Senator Panfilo Lacson intimated on Saturday, June 5, a possible link between the United States’ incoming vaccine donations to the Philippines and the visiting forces agreement (VFA) between the two countries.
In an interview over radio DWIZ, the chairman of the Senate’s National Defense and Security Committee said he has received a “very reliable and credible” information about the fate of the VFA, which the Philippines arbitrarily terminated last year, but held off the effectivity of which thrice already.
Duterte has yet to decide whether or not to accept an “improved” version of the 23-year-old military pact, said Philippine Ambassador to the US Jose Manuel Romualdez.
“Information na nakarating lang sa akin, kung anong namagitan tungkol dyan sa VFA saka kung ano pa ‘yong ibang bagay na konektado sa bakuna (It was only an information relayed to me, about what transpired with the VFA and other things concerning the vaccines),” Lacson said.
“Ang tingin ko dyan…malaki yong pag-asa na magkakaroon tayo ng bakuna na galing sa US (I think, there is a huge possibility that we will have more vaccines arriving from the US),” he added, while refusing to divulge specific details.
Pressed if the vaccine donations are a trade-off to extending or renewing the VFA between the Philippines and the US, Lacson replied: “Hindi na, ayoko nang banggitin ‘yon, basta magbasa ka na lang between the lines (No, I don’t want to mention that anymore, just read between the lines).”
“Mas importante sa akin mabakunahan ‘yong karamihan ng ating mga kababayan (It’s more important for me that majority of our countrymen are vaccinated against COVID-19),” he said.

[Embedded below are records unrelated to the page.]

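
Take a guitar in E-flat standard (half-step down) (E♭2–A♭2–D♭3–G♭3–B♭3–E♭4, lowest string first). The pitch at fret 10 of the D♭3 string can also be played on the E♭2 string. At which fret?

20

D♭3 at fret 10 is D♭3 + 10 semitones = B3.
The open E♭2 string is 10 semitones below the open D♭3, so the same pitch on the E♭2 string lies at fret 10 + 10 = 20.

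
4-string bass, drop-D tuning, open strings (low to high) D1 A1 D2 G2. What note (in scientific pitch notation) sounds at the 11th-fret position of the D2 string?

The open D2 string plus 11 semitones: D–D#–E–F–…–B–C–C#.
The walk passes from B into C once, so the octave number goes from 2 to 3.
(Equivalently spelled Db3.)

C#3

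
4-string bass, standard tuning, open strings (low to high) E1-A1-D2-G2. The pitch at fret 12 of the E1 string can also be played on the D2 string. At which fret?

2

E1 at fret 12 is E1 + 12 semitones = E2.
The open D2 string is 10 semitones above the open E1, so the same pitch on the D2 string lies at fret 12 − 10 = 2.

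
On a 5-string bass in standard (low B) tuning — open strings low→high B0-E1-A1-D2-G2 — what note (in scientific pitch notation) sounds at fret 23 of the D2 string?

C#4

Each fret is one semitone, so D2 + 23 = C#4.
(Equivalently spelled Db4.)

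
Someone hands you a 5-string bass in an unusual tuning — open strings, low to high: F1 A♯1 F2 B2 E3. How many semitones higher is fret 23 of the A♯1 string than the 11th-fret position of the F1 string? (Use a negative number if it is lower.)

A♯1 at fret 23 → A3 (MIDI 57); F1 at fret 11 → E2 (MIDI 40).
57 − 40 = 17, so the two pitches are 17 semitones apart.

17 semitones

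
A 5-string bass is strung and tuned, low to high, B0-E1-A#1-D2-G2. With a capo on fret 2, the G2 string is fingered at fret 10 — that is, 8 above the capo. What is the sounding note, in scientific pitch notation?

The capo raises the open G2 by 2 semitones to A2; fretting 8 more gives G2 + 2 + 8 = G2 + 10 semitones = F3.

F3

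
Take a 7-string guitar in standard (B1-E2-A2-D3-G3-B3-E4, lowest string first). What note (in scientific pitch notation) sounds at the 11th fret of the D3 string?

C#4

The open D3 string plus 11 semitones: D–D#–E–F–…–B–C–C#.
The walk passes from B into C once, so the octave number goes from 3 to 4.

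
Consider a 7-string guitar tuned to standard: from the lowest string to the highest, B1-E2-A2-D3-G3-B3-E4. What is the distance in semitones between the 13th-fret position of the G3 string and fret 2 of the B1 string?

31 semitones

G3 at fret 13 → G#4 (MIDI 68); B1 at fret 2 → C#2 (MIDI 37).
68 − 37 = 31, so the two pitches are 31 semitones apart, with G#4 the higher.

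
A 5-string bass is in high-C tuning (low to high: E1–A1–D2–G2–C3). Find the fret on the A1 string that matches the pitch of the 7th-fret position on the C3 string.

Fret 7 on C3 is MIDI 48 + 7 = 55 (G3). On the A1 string (open MIDI 33), that pitch is 55 − 33 = fret 22.

22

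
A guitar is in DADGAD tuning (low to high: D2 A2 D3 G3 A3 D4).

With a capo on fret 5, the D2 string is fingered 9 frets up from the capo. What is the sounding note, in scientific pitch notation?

The capo raises the open D2 by 5 semitones to G2; fretting 9 more gives D2 + 5 + 9 = D2 + 14 semitones = E3.

E3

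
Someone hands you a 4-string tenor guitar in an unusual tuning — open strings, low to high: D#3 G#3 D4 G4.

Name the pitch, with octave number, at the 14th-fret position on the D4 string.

D4 is MIDI 62. Adding 14 gives 76, which is E5.

E5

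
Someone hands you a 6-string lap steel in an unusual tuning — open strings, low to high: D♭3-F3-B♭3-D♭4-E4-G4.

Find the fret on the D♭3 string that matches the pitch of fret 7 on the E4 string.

22

E4 at fret 7 is E4 + 7 semitones = B4.
The open D♭3 string is 15 semitones below the open E4, so the same pitch on the D♭3 string lies at fret 7 + 15 = 22.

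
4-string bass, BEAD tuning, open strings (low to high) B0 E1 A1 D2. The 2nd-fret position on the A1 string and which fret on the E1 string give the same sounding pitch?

7

Fret 2 on A1 is MIDI 33 + 2 = 35 (B1). On the E1 string (open MIDI 28), that pitch is 35 − 28 = fret 7.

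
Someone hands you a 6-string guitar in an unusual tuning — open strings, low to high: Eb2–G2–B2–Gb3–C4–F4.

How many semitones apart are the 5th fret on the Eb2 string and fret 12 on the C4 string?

Eb2 at fret 5 → Ab2 (MIDI 44); C4 at fret 12 → C5 (MIDI 72).
44 − 72 = -28, so the two pitches are 28 semitones apart, with C5 the higher.

28 semitones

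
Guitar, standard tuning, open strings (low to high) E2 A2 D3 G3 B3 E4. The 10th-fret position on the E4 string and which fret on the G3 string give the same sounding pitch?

19

E4 at fret 10 is E4 + 10 semitones = D5.
The open G3 string is 9 semitones below the open E4, so the same pitch on the G3 string lies at fret 10 + 9 = 19.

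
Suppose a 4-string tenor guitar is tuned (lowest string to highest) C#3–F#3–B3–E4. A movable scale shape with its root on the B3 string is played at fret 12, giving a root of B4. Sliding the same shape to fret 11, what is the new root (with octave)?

Moving from fret 12 to fret 11 shifts the root by -1 semitone.
B4 down 1 semitone is A#4.

A#4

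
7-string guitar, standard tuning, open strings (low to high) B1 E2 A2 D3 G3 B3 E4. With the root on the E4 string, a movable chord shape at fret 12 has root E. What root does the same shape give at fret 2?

F♯

Moving from fret 12 to fret 2 shifts the root by -10 semitones.
E down 10 semitones is F♯.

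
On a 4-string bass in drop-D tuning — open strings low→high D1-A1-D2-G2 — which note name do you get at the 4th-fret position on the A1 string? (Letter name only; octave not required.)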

Lacson recalled his last meeting US Embassy charge d’affaires John Law, who expressed to him the US’ willingness to ship out its equipment from the Philippines should the country finally decide to abrogate the VFA.
Law, however, appealed that they be informed about it beforehand so they could prepare, the senator said.

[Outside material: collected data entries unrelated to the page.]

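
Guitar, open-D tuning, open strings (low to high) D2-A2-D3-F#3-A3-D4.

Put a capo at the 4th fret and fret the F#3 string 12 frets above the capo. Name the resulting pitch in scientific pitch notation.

A#4

The capo raises the open F#3 by 4 semitones to A#3; fretting 12 more gives F#3 + 4 + 12 = F#3 + 16 semitones = A#4.
(Also written Bb.)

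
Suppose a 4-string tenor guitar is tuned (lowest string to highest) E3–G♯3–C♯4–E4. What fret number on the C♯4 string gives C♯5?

12

C♯5 is 12 semitones above the open C♯4 (C#–D–D#–E–…–B–C–C#), so it sits at fret 12.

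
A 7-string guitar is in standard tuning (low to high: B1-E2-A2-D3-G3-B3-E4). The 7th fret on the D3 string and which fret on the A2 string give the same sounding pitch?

D3 at fret 7 is D3 + 7 semitones = A3.
The open A2 string is 5 semitones below the open D3, so the same pitch on the A2 string lies at fret 7 + 5 = 12.

12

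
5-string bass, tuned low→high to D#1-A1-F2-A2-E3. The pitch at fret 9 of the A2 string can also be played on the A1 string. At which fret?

Fret 9 on A2 is MIDI 45 + 9 = 54 (F#3). On the A1 string (open MIDI 33), that pitch is 54 − 33 = fret 21.

21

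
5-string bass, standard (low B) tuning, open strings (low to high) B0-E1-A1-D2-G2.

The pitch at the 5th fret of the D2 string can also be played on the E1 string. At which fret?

15

Fret 5 on D2 is MIDI 38 + 5 = 43 (G2). On the E1 string (open MIDI 28), that pitch is 43 − 28 = fret 15.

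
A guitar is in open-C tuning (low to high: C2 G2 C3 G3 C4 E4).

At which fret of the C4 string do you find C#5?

C#5 is 13 semitones above the open C4 (C–C#–D–D#–…–B–C–C#), so it sits at fret 13.

13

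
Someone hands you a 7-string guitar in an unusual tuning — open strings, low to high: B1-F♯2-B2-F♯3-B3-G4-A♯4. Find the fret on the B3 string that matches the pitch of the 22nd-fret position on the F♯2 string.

Fret 22 on F♯2 is MIDI 42 + 22 = 64 (E4). On the B3 string (open MIDI 59), that pitch is 64 − 59 = fret 5.

5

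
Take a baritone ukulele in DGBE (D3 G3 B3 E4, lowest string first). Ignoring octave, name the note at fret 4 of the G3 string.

Each fret is one semitone, so G3 + 4 = B.

B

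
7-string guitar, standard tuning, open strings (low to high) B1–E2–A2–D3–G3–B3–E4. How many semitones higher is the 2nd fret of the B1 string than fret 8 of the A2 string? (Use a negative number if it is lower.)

B1 at fret 2 → C#2 (MIDI 37); A2 at fret 8 → F3 (MIDI 53).
37 − 53 = -16, so the two pitches are 16 semitones apart.

-16 semitones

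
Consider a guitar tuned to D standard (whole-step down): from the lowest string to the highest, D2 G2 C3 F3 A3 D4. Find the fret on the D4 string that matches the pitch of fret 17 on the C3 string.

3

C3 at fret 17 is C3 + 17 semitones = F4.
The open D4 string is 14 semitones above the open C3, so the same pitch on the D4 string lies at fret 17 − 14 = 3.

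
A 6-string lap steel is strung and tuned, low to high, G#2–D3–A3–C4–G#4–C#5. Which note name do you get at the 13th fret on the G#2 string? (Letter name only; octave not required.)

A

The open G#2 string plus 13 semitones: G#–A–A#–B–…–G–G#–A.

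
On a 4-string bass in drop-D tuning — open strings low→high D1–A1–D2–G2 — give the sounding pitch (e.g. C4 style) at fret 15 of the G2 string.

A#3

Each fret is one semitone, so G2 + 15 = A#3.
(Equivalently spelled Bb3.)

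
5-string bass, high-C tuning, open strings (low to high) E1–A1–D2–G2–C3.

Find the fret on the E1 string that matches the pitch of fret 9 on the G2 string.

G2 at fret 9 is G2 + 9 semitones = E3.
The open E1 string is 15 semitones below the open G2, so the same pitch on the E1 string lies at fret 9 + 15 = 24.

24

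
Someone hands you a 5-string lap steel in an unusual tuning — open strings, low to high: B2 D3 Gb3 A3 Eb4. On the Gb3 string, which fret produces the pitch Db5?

19

Db5 is 19 semitones above the open Gb3 (Gb–G–Ab–A–…–B–C–Db), so it sits at fret 19.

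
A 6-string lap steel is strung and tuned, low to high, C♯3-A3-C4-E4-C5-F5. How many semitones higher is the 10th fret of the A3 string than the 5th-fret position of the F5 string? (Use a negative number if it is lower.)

-15 semitones

A3 at fret 10 → G4 (MIDI 67); F5 at fret 5 → A♯5 (MIDI 82).
67 − 82 = -15, so the two pitches are 15 semitones apart.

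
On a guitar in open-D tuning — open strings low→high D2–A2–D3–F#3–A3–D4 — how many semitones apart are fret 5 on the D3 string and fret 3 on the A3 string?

5 semitones

D3 at fret 5 → G3 (MIDI 55); A3 at fret 3 → C4 (MIDI 60).
55 − 60 = -5, so the two pitches are 5 semitones apart, with C4 the higher.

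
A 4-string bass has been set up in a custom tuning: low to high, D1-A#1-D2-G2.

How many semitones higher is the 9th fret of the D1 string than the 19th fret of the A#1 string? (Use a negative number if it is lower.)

-18 semitones

D1 at fret 9 → B1 (MIDI 35); A#1 at fret 19 → F3 (MIDI 53).
35 − 53 = -18, so the two pitches are 18 semitones apart.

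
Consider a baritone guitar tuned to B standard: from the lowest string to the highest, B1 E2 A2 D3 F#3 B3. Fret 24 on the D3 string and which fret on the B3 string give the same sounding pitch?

15

Fret 24 on D3 is MIDI 50 + 24 = 74 (D5). On the B3 string (open MIDI 59), that pitch is 74 − 59 = fret 15.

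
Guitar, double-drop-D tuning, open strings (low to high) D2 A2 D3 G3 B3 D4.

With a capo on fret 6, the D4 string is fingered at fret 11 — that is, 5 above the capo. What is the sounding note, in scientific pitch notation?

C#5

The capo raises the open D4 by 6 semitones to G#4; fretting 5 more gives D4 + 6 + 5 = D4 + 11 semitones = C#5.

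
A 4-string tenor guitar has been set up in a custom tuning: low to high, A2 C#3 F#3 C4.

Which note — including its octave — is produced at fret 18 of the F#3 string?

C5

Each fret is one semitone, so F#3 + 18 = C5.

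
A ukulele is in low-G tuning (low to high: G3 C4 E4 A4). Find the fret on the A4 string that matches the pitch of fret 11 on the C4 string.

2

Fret 11 on C4 is MIDI 60 + 11 = 71 (B4). On the A4 string (open MIDI 69), that pitch is 71 − 69 = fret 2.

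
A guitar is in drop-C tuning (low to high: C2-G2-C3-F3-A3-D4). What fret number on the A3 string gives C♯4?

C♯4 is 4 semitones above the open A3 (A–A#–B–C–C#), so it sits at fret 4.

4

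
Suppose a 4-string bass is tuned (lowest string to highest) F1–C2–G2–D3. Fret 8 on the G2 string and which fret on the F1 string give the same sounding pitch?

G2 at fret 8 is G2 + 8 semitones = D♯3.
The open F1 string is 14 semitones below the open G2, so the same pitch on the F1 string lies at fret 8 + 14 = 22.

22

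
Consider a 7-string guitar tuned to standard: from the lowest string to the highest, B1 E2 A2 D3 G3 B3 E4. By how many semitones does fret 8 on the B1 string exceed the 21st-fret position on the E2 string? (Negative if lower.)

B1 at fret 8 → G2 (MIDI 43); E2 at fret 21 → C#4 (MIDI 61).
43 − 61 = -18, so the two pitches are 18 semitones apart.

-18 semitones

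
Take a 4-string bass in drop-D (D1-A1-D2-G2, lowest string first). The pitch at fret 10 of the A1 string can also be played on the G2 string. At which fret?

0

A1 at fret 10 is A1 + 10 semitones = G2.
The open G2 string is 10 semitones above the open A1, so the same pitch on the G2 string lies at fret 10 − 10 = 0.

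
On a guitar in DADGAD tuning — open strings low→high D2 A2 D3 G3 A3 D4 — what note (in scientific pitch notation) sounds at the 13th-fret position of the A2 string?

A#3

A2 is MIDI 45. Adding 13 gives 58, which is A#3.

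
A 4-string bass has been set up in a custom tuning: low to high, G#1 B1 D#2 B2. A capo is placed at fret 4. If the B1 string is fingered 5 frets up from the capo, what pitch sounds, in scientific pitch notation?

G#2

The capo raises the open B1 by 4 semitones to D#2; fretting 5 more gives B1 + 4 + 5 = B1 + 9 semitones = G#2.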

The VFA, signed in 1998 and ratified by the Philippine Senate the following year, provides the legal framework for the treatment of US troops visiting the Philippines. It basically allows the joint military trainings between Filipino and American troops, resulting in the establishment of the annual Balikatan Exercise.

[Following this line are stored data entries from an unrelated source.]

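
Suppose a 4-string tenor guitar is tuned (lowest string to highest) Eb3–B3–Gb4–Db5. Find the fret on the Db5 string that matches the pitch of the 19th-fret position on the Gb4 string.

Fret 19 on Gb4 is MIDI 66 + 19 = 85 (Db6). On the Db5 string (open MIDI 73), that pitch is 85 − 73 = fret 12.

12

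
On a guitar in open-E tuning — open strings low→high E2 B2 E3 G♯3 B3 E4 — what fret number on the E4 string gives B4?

B4 is 7 semitones above the open E4 (E–F–F#–G–G#–A–A#–B), so it sits at fret 7.

7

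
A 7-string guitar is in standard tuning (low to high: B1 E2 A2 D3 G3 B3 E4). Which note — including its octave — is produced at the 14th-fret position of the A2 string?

B3

The open A2 string plus 14 semitones: A–A#–B–C–…–A–A#–B.
The walk passes from B into C once, so the octave number goes from 2 to 3.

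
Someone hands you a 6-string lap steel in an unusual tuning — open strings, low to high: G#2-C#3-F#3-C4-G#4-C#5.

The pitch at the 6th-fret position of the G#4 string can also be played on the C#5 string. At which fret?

1

G#4 at fret 6 is G#4 + 6 semitones = D5.
The open C#5 string is 5 semitones above the open G#4, so the same pitch on the C#5 string lies at fret 6 − 5 = 1.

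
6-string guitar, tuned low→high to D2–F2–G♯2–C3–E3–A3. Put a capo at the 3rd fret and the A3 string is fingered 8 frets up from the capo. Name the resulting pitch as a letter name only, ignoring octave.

The capo raises the open A3 by 3 semitones to C4; fretting 8 more gives A3 + 3 + 8 = A3 + 11 semitones, landing on G♯.

G♯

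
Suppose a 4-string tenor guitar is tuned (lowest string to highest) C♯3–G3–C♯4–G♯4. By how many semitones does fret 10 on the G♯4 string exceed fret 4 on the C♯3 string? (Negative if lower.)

G♯4 at fret 10 → F♯5 (MIDI 78); C♯3 at fret 4 → F3 (MIDI 53).
78 − 53 = 25, so the two pitches are 25 semitones apart.

25 semitones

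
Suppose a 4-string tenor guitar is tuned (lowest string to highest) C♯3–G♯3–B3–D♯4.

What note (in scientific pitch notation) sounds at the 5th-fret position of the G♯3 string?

C♯4

G♯3 is MIDI 56. Adding 5 gives 61, which is C♯4.
(Equivalently spelled D♭4.)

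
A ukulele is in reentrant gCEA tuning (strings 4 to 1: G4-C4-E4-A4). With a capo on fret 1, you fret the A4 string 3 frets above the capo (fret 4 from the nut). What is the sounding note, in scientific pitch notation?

The capo raises the open A4 by 1 semitone to A#4; fretting 3 more gives A4 + 1 + 3 = A4 + 4 semitones = C#5.
(Also written Db.)

C#5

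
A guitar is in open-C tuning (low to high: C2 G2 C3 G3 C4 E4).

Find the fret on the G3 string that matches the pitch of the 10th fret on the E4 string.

19

E4 at fret 10 is E4 + 10 semitones = D5.
The open G3 string is 9 semitones below the open E4, so the same pitch on the G3 string lies at fret 10 + 9 = 19.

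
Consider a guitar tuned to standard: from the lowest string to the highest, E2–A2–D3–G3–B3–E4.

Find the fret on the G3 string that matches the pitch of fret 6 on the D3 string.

1

Fret 6 on D3 is MIDI 50 + 6 = 56 (G#3). On the G3 string (open MIDI 55), that pitch is 56 − 55 = fret 1.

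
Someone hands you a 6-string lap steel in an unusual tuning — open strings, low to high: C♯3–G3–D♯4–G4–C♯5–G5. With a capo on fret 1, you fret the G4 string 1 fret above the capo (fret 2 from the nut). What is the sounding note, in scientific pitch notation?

The capo raises the open G4 by 1 semitone to G♯4; fretting 1 more gives G4 + 1 + 1 = G4 + 2 semitones = A4.

A4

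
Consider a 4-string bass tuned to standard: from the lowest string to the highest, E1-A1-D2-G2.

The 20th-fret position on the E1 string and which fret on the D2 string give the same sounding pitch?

E1 at fret 20 is E1 + 20 semitones = C3.
The open D2 string is 10 semitones above the open E1, so the same pitch on the D2 string lies at fret 20 − 10 = 10.

10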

Duterte, however, in February, 2020 ordered its termination due to the “disrespectful” acts of Americans for criticizing his campaign against illegal drugs.
But on June 1, 2020 Duterte suspended the termination, which was supposed to take effect in August. He again extended the suspension for another six months in November; and then for six months more in January this year.
In a speech in Clark, Pampanga, last February 12, Duterte told the US that it “[has] to pay” if it wants the VFA kept.
In December last year, he also warned that the Philippines will proceed with the abrogation of the VFA if the US fails to produce 20 million doses of COVID-19 vaccines for the Philippines.
“Kung hindi sila maka-deliver, maski na a (If they fail to deliver even just a) minimum of 20 million [doses of] vaccines, they better get out. No vaccine, no stay here,” Duterte said then.